Cute title... or is it?
Picture Hoover, The Soulwasher walking though an elementary school hooking small children with a giant fish hook and laughing maniacally.
Now picture him naked.
Anyway, President Hoover liked to fish. He fished and fished and fished. So much so that people often told him he smelled like fish. Historians claim his signature on the Declaration of Independence was in the shape of a fish.
Unlike previous Presidents he didn't allow poker in the White House... only GO FISH.
Yeah, the man loved fish.
And his soul was a clean as a baby's first lottery ticket.
I just finished reading Hoover's book. Well, not really. I just looked at the dustcover. Actually, it was a picture of the dustcover.

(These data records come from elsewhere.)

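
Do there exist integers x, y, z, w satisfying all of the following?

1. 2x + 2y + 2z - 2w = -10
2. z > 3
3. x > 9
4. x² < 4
No

A contradictory subset is {x > 9, x² < 4}. No integer assignment can satisfy these jointly:

  - x > 9: bounds one variable relative to a constant
  - x² < 4: restricts x to |x| ≤ 1

Direct contradiction: the bounds on x require x ≥ 10 and x ≤ 1 simultaneously, which is empty.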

Still, I feel bad for Hoover. I don't know if the vacuum cleaner brand brand was around then, but if it was I bet everyone would tell him "you suck."
I never met a guy named Hoover, but I did meet a guy named Oreck. I smacked him so hard that a chocolate cookie fell out of his ear. Fresh baked, too.
Hoover Dam. THAT is a pretty good legacy. They named a dam after him. I am too bored to write a bunch of jokes where I use the word "dam" but imply "damn". Could you just pretend I did and laugh 6 times. Actually, just 5 times. Pretend the other joke was no DAM good.
Goodness that was funny.
Back to Hoover, you know I am not sure he is even the most famous Herbert in U.S. history! Think about it... I would put Herbie the Love Bug, Herbie Hancock and Herb from WKRP in Cincinnati above Herbert Hoover.
Sad, really. Not sad like when Big Bird was painted blue and forced to sing in a carnival tent, but sad like when you go to eat some cereal and there isn't any left.
Speaking of cereal, I have to go. I'm doing laundry.